With or without our injury I wouldn't swap this relationship for any other.

Tuesday, 13 November 2012

Introducing Jake: Part One

Greetings my hopeful friends. I trust you are having a good week?

Frankly there are a lots of brain injury related things I could have a moan about that have happened in our world this week, but instead I choose to share with you that a little bit more of the fabulous and rather unique brand of lunacy that characterises my husband continues to show itself each day.  As I write this it occurs to me that if you have only known Jake or our story since the accident, then you won't know what I mean by that.

To be honest, that makes me a bit sad, as you have missed out on knowing a truly awesome man (so far) and so this blog is all about Jake and what makes him the extraordinary person I love most in the world, with or without a brain injury.

Like so many couples these days, Jake and I met through an online dating site (match.com since you ask).  What attracted me to him initially, apart from the foxy photo obviously, was his honesty, intelligence and ability to make fun of himself.  He did try for a while to claim that I contacted him first, but I have proof this is not the case.  He also exaggerated his height a little on his profile, but don't tell him I told you.

When we spoke on the phone for the first time it was for 2 hours and I laughed for the full 120 minutes for he is a spectacularly silly bugger; a critical attribute for any prospective partner in my humble opinion.

As I got to know Jake more deeply I got to know the sensitive, sometimes vulnerable soul that he hides beneath the humour and the 'proper bloke' persona he projects.  Like most men he can occasionally be stupendously thoughtless (sorry chaps, but there it is), but never when it really mattered and I have always known I could count on him to do the right thing; I have always known how important I am to him.

Taking as read his incredible determination, drive and bounce-back-ability that I have written about many times in this blog before, the other significant aspect of Jake's character is that he is a rescuer; an old fashioned, generous, good in a crisis, knight in shining armour and hero.

This is so fundamental to who Jake is it can be seen in every aspect of his pre-TBI life;  nobody in Jake's life ever had to get someone in to fix their computer/car/bike; if you had an emergency or a crisis he would drop everything to be there (I have so many examples of this I could share!); he would spend hours doing unrequested online research for someone if they mentioned they were unsure about an important purchase; and he would (and often did) spend his last few pounds treating someone, even if it meant having no money for his lunch the next day.  This characteristic can also been seen in the complete career change he made in his 30's (did I mention how brave he is?) going back to school to get a degree and become a radiographer where helping people was the thing he loved most about the role.

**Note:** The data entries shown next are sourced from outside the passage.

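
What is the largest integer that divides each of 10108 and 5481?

7

10108 = 2² · 7 · 19²
5481 = 3³ · 7 · 29
Common: 7 = 7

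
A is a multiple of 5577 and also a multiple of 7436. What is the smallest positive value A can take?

5577 = 3 · 11 · 13²; 7436 = 2² · 11 · 13²
max exponents: 2² · 3 · 11 · 13² = 22308

22308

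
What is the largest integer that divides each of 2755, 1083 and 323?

19

gcd(2755, 1083): 2755 = 2·1083 + 589; 1083 = 1·589 + 494; 589 = 1·494 + 95; 494 = 5·95 + 19; 95 = 5·19 + 0 → 19
gcd(19, 323): 323 = 17·19 + 0 → 19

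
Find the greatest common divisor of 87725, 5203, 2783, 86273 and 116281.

87725 = 5² · 11² · 29; 5203 = 11² · 43; 2783 = 11² · 23; 86273 = 11² · 23 · 31; 116281 = 11² · 31²
gcd takes min exponent of each prime: 11² = 121

121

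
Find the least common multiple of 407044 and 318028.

gcd first: 407044 = 1·318028 + 89016; 318028 = 3·89016 + 50980; 89016 = 1·50980 + 38036; 50980 = 1·38036 + 12944; 38036 = 2·12944 + 12148; 12944 = 1·12148 + 796; 12148 = 15·796 + 208; 796 = 3·208 + 172; 208 = 1·172 + 36; 172 = 4·36 + 28; 36 = 1·28 + 8; 28 = 3·8 + 4; 8 = 2·4 + 0 → gcd = 4
lcm = 407044·318028/gcd = 129451389232/4 = 32362847308

32362847308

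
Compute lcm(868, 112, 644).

79856

868 = 2² · 7 · 31; 112 = 2⁴ · 7; 644 = 2² · 7 · 23
lcm takes max exponent of each prime: 2⁴ · 7 · 23 · 31 = 79856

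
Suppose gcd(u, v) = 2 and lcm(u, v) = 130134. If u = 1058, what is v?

246

Using uv = gcd(u,v)·lcm(u,v) = 2·130134 = 260268, we get v = 260268/1058 = 246.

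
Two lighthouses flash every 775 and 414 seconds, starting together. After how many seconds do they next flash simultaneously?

775 = 5² · 31; 414 = 2 · 3² · 23
max exponents: 2 · 3² · 5² · 23 · 31 = 320850

320850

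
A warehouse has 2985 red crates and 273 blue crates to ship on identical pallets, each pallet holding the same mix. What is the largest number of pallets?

3

2985 = 3 · 5 · 199
273 = 3 · 7 · 13
Common: 3 = 3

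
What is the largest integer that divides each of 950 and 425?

950 = 2 · 5² · 19
425 = 5² · 17
Common: 5² = 25

25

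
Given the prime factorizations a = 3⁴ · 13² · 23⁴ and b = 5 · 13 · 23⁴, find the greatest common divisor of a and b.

3637933

min exponent per shared prime: 13 · 23⁴ = 3637933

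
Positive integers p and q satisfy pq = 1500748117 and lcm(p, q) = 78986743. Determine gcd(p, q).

19

gcd·lcm = product, so gcd = 1500748117/78986743 = 19.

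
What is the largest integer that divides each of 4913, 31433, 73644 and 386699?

4913 = 17³; 31433 = 17 · 43²; 73644 = 2² · 3 · 17 · 19²; 386699 = 17 · 23² · 43
gcd takes min exponent of each prime: 17 = 17

17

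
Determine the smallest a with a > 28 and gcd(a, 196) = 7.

Multiples of 7 above 28: 7·5, 7·6, … . Need the cofactor coprime to 196/7 = 28.
Checking s = 5, 6, … the first with gcd(s, 28) = 1 is s = 5, giving 35.

35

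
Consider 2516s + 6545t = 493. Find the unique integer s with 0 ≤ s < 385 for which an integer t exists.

gcd(2516, 6545) = 17 (Euclid: 6545 = 2·2516 + 1513; 2516 = 1·1513 + 1003; 1513 = 1·1003 + 510; 1003 = 1·510 + 493; 510 = 1·493 + 17; 493 = 29·17 + 0), and 17 | 493.
Extended Euclid: 2516·(-13) + 6545·(5) = 17. Scale by 29: s₀ = -377.
General solution s = s₀ + 385k; reducing mod 385 gives s = 8 (and t = -3).

8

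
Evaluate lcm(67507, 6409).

gcd first: 67507 = 10·6409 + 3417; 6409 = 1·3417 + 2992; 3417 = 1·2992 + 425; 2992 = 7·425 + 17; 425 = 25·17 + 0 → gcd = 17
lcm = 67507·6409/gcd = 432652363/17 = 25450139

25450139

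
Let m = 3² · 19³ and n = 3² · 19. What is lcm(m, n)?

max exponent per prime: 3² · 19³ = 61731

61731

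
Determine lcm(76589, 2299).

gcd first: 76589 = 33·2299 + 722; 2299 = 3·722 + 133; 722 = 5·133 + 57; 133 = 2·57 + 19; 57 = 3·19 + 0 → gcd = 19
lcm = 76589·2299/gcd = 176078111/19 = 9267269

9267269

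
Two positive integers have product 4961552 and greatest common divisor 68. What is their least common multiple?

72964

Since gcd(m,n)·lcm(m,n) = mn, lcm = 4961552/68 = 72964.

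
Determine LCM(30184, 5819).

15967336

30184 = 2³ · 7³ · 11; 5819 = 11 · 23²
max exponents: 2³ · 7³ · 11 · 23² = 15967336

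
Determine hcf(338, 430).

Euclid: 430 = 1·338 + 92; 338 = 3·92 + 62; 92 = 1·62 + 30; 62 = 2·30 + 2; 30 = 15·2 + 0. Last nonzero remainder: 2.

2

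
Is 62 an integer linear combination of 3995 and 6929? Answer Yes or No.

Yes

By Bézout, 3995p − 6929q = 62 has integer solutions iff gcd(3995, 6929) | 62.
Euclid: 6929 = 1·3995 + 2934; 3995 = 1·2934 + 1061; 2934 = 2·1061 + 812; 1061 = 1·812 + 249; 812 = 3·249 + 65; 249 = 3·65 + 54; 65 = 1·54 + 11; 54 = 4·11 + 10; 11 = 1·10 + 1; 10 = 10·1 + 0. gcd = 1; 62 mod 1 = 0. Yes.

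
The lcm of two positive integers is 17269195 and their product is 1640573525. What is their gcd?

gcd·lcm = product, so gcd = 1640573525/17269195 = 95.

95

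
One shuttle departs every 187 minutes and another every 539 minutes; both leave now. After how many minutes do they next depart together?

9163

gcd first: 539 = 2·187 + 165; 187 = 1·165 + 22; 165 = 7·22 + 11; 22 = 2·11 + 0 → gcd = 11
lcm = 187·539/gcd = 100793/11 = 9163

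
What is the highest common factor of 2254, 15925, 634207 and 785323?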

Oh, and if you know of any old, irritable, ugly and violent cats that need a new home, please don't tell Jake about them, otherwise we'll be adopting again!

How terribly hard it must be for him to be the one that needs rescuing now.

So, this is part one; my perspective.  If you are reading this and you knew my Jake before his accident, please share your perspective in the comments box below or send me a (brief!) email and I promise to share this in the next blog.

If you don't know Jake personally yet, I look forward to one day introducing him to you in person. I know you'll love him.